The answer is: I don’t know.
I know that I know something.
How much I know, I do not know. Sometimes I feel like I know a lot, usually I feel like I know little. The more I learn the less I feel I know. Rather, I realise the sheer volume of what I do not know.
How much do you know?
My starting point is that you know what I know, understand what I understand. But, I quickly learn that your experience set, the books you have read, the teachers you have learnt from are not mine. I then feel I have a lot to learn from you, and by definition you probably have something to learn from me.

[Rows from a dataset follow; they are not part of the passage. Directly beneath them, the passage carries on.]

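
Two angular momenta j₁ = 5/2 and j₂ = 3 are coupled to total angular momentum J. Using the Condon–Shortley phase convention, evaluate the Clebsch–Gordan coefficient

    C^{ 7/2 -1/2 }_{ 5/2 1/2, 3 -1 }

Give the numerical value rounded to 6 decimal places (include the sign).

-0.125988  (= −√(1/63))

√[8·2!3!4!/10! · 3!2!2!4!3!4!] = √(9216/175)
  +(−1)^0/∏(0,2,2,2,1,2)! = 1/16  (running 1/16)
  +(−1)^1/∏(1,1,1,1,2,3)! = -1/12  (running -1/48)
  +(−1)^2/∏(2,0,0,0,3,4)! = 1/288  (running -5/288)
⟨..|..⟩ = √(9216/175)·(-5/288) = -0.125988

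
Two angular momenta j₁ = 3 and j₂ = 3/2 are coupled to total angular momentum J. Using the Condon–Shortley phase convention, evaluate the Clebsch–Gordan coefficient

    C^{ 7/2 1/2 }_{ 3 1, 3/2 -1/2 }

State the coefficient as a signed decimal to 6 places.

+0.534522

√[8·1!5!2!/9! · 4!2!1!2!4!3!] = √(512/7)
  +(−1)^0/∏(0,1,2,1,3,1)! = 1/12  (running 1/12)
  +(−1)^1/∏(1,0,1,0,4,2)! = -1/48  (running 1/16)
⟨..|..⟩ = √(512/7)·(1/16) = +0.534522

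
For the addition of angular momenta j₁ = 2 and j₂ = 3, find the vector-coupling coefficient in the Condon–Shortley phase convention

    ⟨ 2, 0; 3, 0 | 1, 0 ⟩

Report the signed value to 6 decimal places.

+√(9/35) = +0.507093

triangle: 4!·0!·2!/7! = 48/5040
(j±m)!: 2!·2!·3!·3!·1!·1! = 144
prefactor² = (2J+1)·Δ·N² = 144/35
  k=2: +1/(2!·2!·0!·1!·0!·1!) = 1/4
Σ = 1/4  ⇒  CG² = 144/35·1/4² = 9/35
CG = +√(9/35) = +0.507093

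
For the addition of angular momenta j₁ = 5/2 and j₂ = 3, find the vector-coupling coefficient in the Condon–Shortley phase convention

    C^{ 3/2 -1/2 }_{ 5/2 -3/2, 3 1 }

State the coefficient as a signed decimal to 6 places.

j₁+j₂−J=4  J+j₁−j₂=1  J−j₁+j₂=2  j₁+j₂+J+1=8
(j₁±m₁, j₂±m₂, J±M) = (1,4,4,2,1,2)
P² = 384/35
sum k=3..4:
  [3] −1/6 = -1/6
  [4] +1/48 = 1/48
S = -7/48
C² = P²·S² = 7/30 ; C = -0.483046

−√(7/30) ≈ -0.483046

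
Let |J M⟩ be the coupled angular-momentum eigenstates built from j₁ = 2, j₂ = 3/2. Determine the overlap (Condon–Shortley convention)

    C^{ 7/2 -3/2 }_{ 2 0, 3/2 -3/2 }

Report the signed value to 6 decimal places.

+0.534522

j₁+j₂−J=0  J+j₁−j₂=4  J−j₁+j₂=3  j₁+j₂+J+1=8
(j₁±m₁, j₂±m₂, J±M) = (2,2,0,3,2,5)
P² = 1152/7
sum k=0..0:
  [0] +1/24 = 1/24
S = 1/24
C² = P²·S² = 2/7 ; C = +0.534522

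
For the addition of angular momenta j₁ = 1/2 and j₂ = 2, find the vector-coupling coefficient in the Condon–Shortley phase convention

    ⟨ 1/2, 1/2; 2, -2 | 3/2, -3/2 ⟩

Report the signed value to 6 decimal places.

+√(4/5) ≈ +0.894427

triangle: 1!×0!×3!/5! = 6/120
(j±m)!: 1!×0!×0!×4!×0!×3! = 144
prefactor² = (2J+1)×Δ×N² = 144/5
  k=0: +1/(0!×1!×0!×0!×0!×3!) = 1/6
Σ = 1/6  ⇒  CG² = 144/5×1/6² = 4/5
CG = +√(4/5) = +0.894427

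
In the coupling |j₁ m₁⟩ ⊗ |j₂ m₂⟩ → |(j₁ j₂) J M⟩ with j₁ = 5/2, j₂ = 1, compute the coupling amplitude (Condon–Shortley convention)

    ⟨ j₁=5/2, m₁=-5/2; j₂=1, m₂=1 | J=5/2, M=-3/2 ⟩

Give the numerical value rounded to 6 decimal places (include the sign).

−√(2/7) ≈ -0.534522

triangle: 1!*4!*1!/7! = 24/5040
(j±m)!: 0!*5!*2!*0!*1!*4! = 5760
prefactor² = (2J+1)*Δ*N² = 1152/7
  k=1: −1/(1!*0!*4!*1!*0!*0!) = -1/24
Σ = -1/24  ⇒  CG² = 1152/7*(-1/24)² = 2/7
CG = −√(2/7) = -0.534522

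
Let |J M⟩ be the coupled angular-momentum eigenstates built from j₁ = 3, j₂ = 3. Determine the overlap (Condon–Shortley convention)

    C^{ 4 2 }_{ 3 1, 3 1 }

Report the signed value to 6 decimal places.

√[9·2!4!4!/11! · 4!2!4!2!6!2!] = √(331776/385)
  +(−1)^0/∏(0,2,2,4,2,0)! = 1/192  (running 1/192)
  +(−1)^1/∏(1,1,1,3,3,1)! = -1/36  (running -13/576)
  +(−1)^2/∏(2,0,0,2,4,2)! = 1/192  (running -5/288)
⟨..|..⟩ = √(331776/385)·(-5/288) = -0.509647

−√(20/77) ≈ -0.509647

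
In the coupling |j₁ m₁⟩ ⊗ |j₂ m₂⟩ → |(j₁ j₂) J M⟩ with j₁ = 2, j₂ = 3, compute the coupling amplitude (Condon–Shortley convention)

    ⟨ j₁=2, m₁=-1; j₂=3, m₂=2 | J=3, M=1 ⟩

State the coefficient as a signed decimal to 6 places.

√[7·2!2!4!/9! · 1!3!5!1!4!2!] = √(64)
  +(−1)^1/∏(1,1,2,4,0,0)! = -1/48  (running -1/48)
  +(−1)^2/∏(2,0,1,3,1,1)! = 1/12  (running 1/16)
⟨..|..⟩ = √(64)·(1/16) = +0.500000

+√(1/4) ≈ +0.500000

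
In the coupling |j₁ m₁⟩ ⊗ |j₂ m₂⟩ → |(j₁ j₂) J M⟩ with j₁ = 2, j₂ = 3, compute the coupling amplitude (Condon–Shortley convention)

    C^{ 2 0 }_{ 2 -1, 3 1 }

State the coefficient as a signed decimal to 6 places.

triangle: 3!·1!·3!/8! = 36/40320
(j±m)!: 1!·3!·4!·2!·2!·2! = 1152
prefactor² = (2J+1)·Δ·N² = 36/7
  k=2: +1/(2!·1!·1!·2!·0!·1!) = 1/4
  k=3: −1/(3!·0!·0!·1!·1!·2!) = -1/12
Σ = 1/6  ⇒  CG² = 36/7·1/6² = 1/7
CG = +√(1/7) = +0.377964

+0.377964  (= +√(1/7))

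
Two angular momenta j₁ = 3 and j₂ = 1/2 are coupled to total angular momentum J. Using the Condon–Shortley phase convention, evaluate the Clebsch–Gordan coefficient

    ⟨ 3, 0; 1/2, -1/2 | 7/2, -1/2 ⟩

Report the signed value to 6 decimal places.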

I know all this, yet I feel uncomfortable being a teacher. I know how little I know, so I feel hesitant to pass on incomplete and potentially inaccurate knowledge to you.
How much do we know?
Collective human knowledge continues to amaze me. I am in awe of the fact that we can build magnificent palaces, calculate the distance of the stars, photograph the depths of the ocean. Just visit a library to get a peek at the tip of the vast iceberg of knowledge we have created. The internet and mobile phones have democratised access to knowledge to such an extent that we are swimming information, more than we could ever dream of.
Yet sometimes I feel frustrated. We struggle to put this knowledge together well, to think beyond the short term. We implement without thinking about the results. We ignore age old wisdom when it challenges our immediate interests. We choose to listen to knowledge that supports us, and pretend we have not heard that which does not – which feels more true now in our post-truth, fake news political environment. The internet appears to have hastened this process by overwhelming us and allowing us to filter (in the worst cases filtering for us) not for quality and truth but for what is loudest and we are most likely to agree with.
Universal collective knowledge could be a beautiful thing. It could also be our downfall. Let’s work to make sure it is the former. How? I wish I knew.